The table below summarizes the denominator controls available in layer_settings():

Parameter	Purpose	Default
`denoms_by`	Variables defining denominator groups	Column variable(s)
`denom_where`	Expression to filter denominator data	No filter
`denom_ignore`	Target variable values to exclude from denominators	None
`distinct_by`	Variable for distinct subject counting	NULL (event-level only)

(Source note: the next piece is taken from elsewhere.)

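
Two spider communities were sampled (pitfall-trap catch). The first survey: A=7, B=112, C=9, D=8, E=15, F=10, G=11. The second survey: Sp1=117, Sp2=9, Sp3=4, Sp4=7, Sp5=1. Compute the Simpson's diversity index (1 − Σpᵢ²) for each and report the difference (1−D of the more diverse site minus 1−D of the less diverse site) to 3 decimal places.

0.281

The first survey: N=172, proportions 0.0407, 0.65116, 0.05233, 0.04651, 0.08721, 0.05814, 0.06395, giving 1−D = 0.55435 (working shown to 5 dp, full precision carried).
The second survey: N=138, proportions 0.84783, 0.06522, 0.02899, 0.05072, 0.00725, giving 1−D = 0.27347.
Difference = |0.55435 − 0.27347| = 0.28088, i.e. 0.281 to 3 decimal places.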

`missing_subjects`	Add row for subjects absent from analysis data	FALSE
`pop_data()`	Separate population dataset for denominators	None (use analysis data)

Each of these can be used independently or combined as needed. The key principle is that the numerator (what you are counting) and the denominator (what you are dividing by) can be controlled separately, giving you precise control over how percentages are computed in your clinical tables.